Gracefully shut down Spring Cloud applications

更新时间:
复制 MD 格式

Operations such as restarts and shutdowns are unavoidable for any online application. Graceful shutdown ensures that service consumers are not affected and helps maintain business continuity. This process requires no application configuration or operations in the EDAS console. EDAS supports graceful shutdown for Spring Cloud applications by default.

Why graceful shutdown is needed

Graceful shutdown ensures that business requests from active consumers are not affected while an application is being stopped. In an ideal scenario, updating a service when it receives no requests is safe and reliable. However, in practice, it is impossible to guarantee that no calls are made while a service is being shut down.

The traditional solution involves a three-step manual process: remove traffic, stop the application, and then update and restart it. This manual operation ensures that the update process is transparent to the client.

An automated mechanism at the container or framework level can automatically remove traffic and ensure that all existing requests are processed. This not only protects the business from update disruptions but also greatly improves operations and maintenance (O&M) efficiency during application updates. This mechanism is graceful shutdown.

Advantages of graceful shutdown in EDAS

Open source Spring Cloud can implement graceful shutdown using shutdownHook, Spring Boot Actuator, and Ribbon. This requires some development effort. In addition, some service registries can cause brief traffic loss.

EDAS integrates the graceful shutdown process into the release workflow. Graceful shutdown runs automatically when you stop, deploy, roll back, scale in, or reset an application. Compared with open source solutions, graceful shutdown in EDAS offers the following advantages:

Classification

Open source Spring Cloud

EDAS

Version

Requires ServiceRegistryEndpoint, which depends on the Actuator component. An upgrade to a compatible version is also required.

Provides non-intrusive support for Spring Cloud Dalston and later versions. No operations are required.

Service registry and traffic loss

Depends on the service registry. Some registries cause traffic loss.

  • ZooKeeper does not cause traffic loss.

  • Eureka causes 3 s of traffic loss.

  • Nacos has a client-side cache, which can cause up to 10 s of traffic loss.

Does not depend on any service registry. No traffic loss occurs.

Scenarios

  • In ECS scenarios, this must be combined with change details.

  • In Kubernetes (K8s) scenarios, it can work with the preStop hook, but the preStop hook can only be configured with one action.

Covers both ECS and K8s scenarios. It does not affect any application operations or configurations.

Client-side cache

You must balance trade-offs to configure a reasonable refresh time for the Ribbon cache. A long interval causes traffic loss during shutdown, while a short interval degrades performance.

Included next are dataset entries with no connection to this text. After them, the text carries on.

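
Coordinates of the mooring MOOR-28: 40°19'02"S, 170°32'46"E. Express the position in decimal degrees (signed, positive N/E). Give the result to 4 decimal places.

-40.3172°, +170.5461°

lat: 40.3172° S → -40.3172°
lon: 170.5461° E → +170.5461°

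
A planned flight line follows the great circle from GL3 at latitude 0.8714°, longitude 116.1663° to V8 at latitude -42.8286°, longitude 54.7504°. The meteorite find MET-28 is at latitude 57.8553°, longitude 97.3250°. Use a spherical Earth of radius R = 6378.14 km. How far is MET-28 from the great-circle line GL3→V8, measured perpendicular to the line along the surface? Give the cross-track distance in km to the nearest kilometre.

4944 km

δ₁₃ = central angle GL3→MET-28 = 1.028191 rad  (haversine)
θ₁₃ = bearing GL3→MET-28 = 348.425°,  θ₁₂ = bearing GL3→V8 = 223.230°
dₓₜ = R·arcsin(sin δ₁₃ · sin(θ₁₃ − θ₁₂)) = 6378.14·arcsin(0.85637·sin(125.195°)) = 4943.984 km
|dₓₜ| = 4943.984 km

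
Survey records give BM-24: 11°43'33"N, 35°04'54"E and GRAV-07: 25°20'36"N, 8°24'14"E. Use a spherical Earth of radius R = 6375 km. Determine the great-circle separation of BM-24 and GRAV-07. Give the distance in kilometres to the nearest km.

BM-24: φ = +11.72583°, λ = +35.08167°
GRAV-07: φ = +25.34333°, λ = +8.40389°
Δφ = 13.6175°,  Δλ = -26.6778°
a = sin²(Δφ/2) + cos φ₁ cos φ₂ sin²(Δλ/2) = 0.061156
c = 2·arcsin(√a) = 0.499781 rad = 28.6353°
d = R·c = 6375 × 0.499781 = 3186.1 km

3186 km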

Enhances the Ribbon shutdown refresh mechanism by proactively purging the Ribbon cache. You do not need to manage cache purging.

How to verify that graceful shutdown is effective

You can directly verify whether graceful shutdown is effective for your application based on your business needs. EDAS also provides two application demos to help you verify graceful shutdown in a Container Service for Kubernetes cluster.

The verification procedure is as follows:

  1. You can download the application demos (Provider and Consumer).

  2. You can deploy the application demos to a Container Service for Kubernetes cluster.

    You can set the number of instances to 2 for the Provider and 1 for the Consumer. For detailed deployment steps, see Overview of creating and deploying applications (Kubernetes).

  3. You can check the current status of application calls.

    1. You can log on to the pod where the Consumer is deployed and run the following command to continuously access the server-side service.

      #!/usr/bin/env bash
      while true
      do
          echo `curl -s -XGET http://localhost:18091/user/rest`
      done
    2. You can view the response to the call requests.

      正常调用结果

      The response shows that the Consumer randomly accesses the two Provider instances (IP addresses 172.20.0.221 and 172.20.0.223).

      Important

      Do not close the response window for the call requests. You will use this window later.

  4. You can scale in the number of Provider instances to 1 to simulate an instance restart. For more information, see Application lifecycle management (Kubernetes).

  5. You can check the responses to the call requests again to verify the graceful shutdown.

    调用请求响应-无损下线

    You can continuously monitor the client requests to observe the graceful shutdown. You can also check the client logs. No related issues are found, and the process is completely transparent to the client.

    The response shows that the Consumer consistently accesses the one remaining Provider instance (IP address 172.20.0.221). No call exceptions occur, and the Consumer is not affected.